The first lawsuits that gained national attention were directed toward companies that provide video content, including Netflix, iTunes, and Hulu. These companies settled and agreed to policies which ensure all of their video content is closed-captioned. Next came cases against universities, some which have resulted in the removal of online educational content. Since 2015, there have been over 240 web accessibility related lawsuits against private companies. These lawsuits are justified based on the position that the web is a public space. As a public space, ADA laws apply in the same way that they apply to public buildings. Although some argue that websites are in a grey area, these lawsuits are usually settled or decided by a court in favor of the individuals with disabilities and advocacy groups.
Vague Legal Requirements
The ADA was passed in 1990 and amended in 2008. Think about the web in 1990 — chances are you weren’t even using it yet. Even 10 years ago, in 2008, computers weren’t as much an essential part of our daily lives. These laws are not clear in regards to websites and the Internet being a public space. Due to the lack of clarity, organizations remain in fear of lawsuits. They often choose to wait to be told what is required of them. But, with the recent cancellation of a proposed rulemaking notice for the Rehabilitation Act, it’s beginning to seem like clarification will not come quickly. This is why we need a new approach to web accessibility.

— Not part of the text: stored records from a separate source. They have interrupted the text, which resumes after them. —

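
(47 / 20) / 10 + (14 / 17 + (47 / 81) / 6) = 954457 / 826200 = 1.16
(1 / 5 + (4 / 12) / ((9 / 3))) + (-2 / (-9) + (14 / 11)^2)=3908 / 1815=2.15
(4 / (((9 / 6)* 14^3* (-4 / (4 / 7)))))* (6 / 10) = -0.00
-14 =-14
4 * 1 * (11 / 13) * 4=176 / 13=13.54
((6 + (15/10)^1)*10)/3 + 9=34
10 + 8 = 18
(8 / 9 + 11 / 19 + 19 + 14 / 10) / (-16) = -18697 / 13680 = -1.37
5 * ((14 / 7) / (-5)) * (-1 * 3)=6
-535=-535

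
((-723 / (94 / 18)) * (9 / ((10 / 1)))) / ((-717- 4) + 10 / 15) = 175689 / 1015670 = 0.17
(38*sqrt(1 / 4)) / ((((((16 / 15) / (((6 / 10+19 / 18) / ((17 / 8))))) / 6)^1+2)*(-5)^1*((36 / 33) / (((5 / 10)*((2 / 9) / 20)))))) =-31141 / 3585600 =-0.01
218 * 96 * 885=18521280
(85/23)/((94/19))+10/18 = 25345/19458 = 1.30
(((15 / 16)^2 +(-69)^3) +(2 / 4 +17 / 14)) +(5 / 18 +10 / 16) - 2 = -5298169025 / 16128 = -328507.50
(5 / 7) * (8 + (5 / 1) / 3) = 145 / 21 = 6.90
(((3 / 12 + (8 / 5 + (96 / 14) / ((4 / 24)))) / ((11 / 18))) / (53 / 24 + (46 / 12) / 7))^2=1971216 / 3025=651.64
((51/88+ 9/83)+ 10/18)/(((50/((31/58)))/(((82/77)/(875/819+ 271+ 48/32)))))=8714017/168399015400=0.00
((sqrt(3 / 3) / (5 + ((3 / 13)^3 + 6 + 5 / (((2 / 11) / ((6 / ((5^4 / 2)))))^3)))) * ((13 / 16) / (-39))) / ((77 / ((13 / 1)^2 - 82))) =-107275390625 / 50213740657696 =-0.00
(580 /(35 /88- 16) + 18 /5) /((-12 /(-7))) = -806701 /41190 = -19.58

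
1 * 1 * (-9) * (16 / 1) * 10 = -1440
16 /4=4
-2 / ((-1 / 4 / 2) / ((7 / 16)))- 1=6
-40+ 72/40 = -191/5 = -38.20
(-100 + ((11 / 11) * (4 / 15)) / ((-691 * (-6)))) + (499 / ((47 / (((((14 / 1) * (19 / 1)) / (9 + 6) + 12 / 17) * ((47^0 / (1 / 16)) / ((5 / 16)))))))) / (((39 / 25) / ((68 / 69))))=8169921293978 / 1310934105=6232.14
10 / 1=10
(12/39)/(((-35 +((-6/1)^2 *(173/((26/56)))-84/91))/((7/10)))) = 14/869585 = 0.00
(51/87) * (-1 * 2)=-34/29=-1.17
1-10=-9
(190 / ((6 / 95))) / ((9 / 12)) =36100 / 9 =4011.11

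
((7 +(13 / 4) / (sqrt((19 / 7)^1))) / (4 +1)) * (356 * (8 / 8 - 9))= -19936 / 5 - 9256 * sqrt(133) / 95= -5110.84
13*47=611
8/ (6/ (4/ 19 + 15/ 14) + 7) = 0.68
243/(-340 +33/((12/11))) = -324/413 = -0.78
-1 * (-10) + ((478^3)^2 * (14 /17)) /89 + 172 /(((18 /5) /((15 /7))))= 3506829975073838456 /31773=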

Learn What an Accessible Website Means
This new approach is one that begins with understanding what it means for a website to be accessible. It’s time to learn why implementing accessibility measures like audio description and closed captioning is important, and who it directly impacts. Start with the basics, and understand why access to the web is really a basic human right. Then use WCAG 2.0 criteria to discover what types of changes need to be made to improve user experience for all types of visitors.
Focus on the Benefits
The challenge of making the web accessible to everyone can seem overwhelming at first, especially because there are so many different ways content can be delivered. Understanding the benefits can help. Whether used by someone with a disability or not, there are many styles and preferences for viewing the web. But, when you focus on the positive impacts Universal Design will have both on your site’s visitors and on your business or organization, then the legal aspect won’t be as troublesome. Do what’s right for the people, and compliance will follow.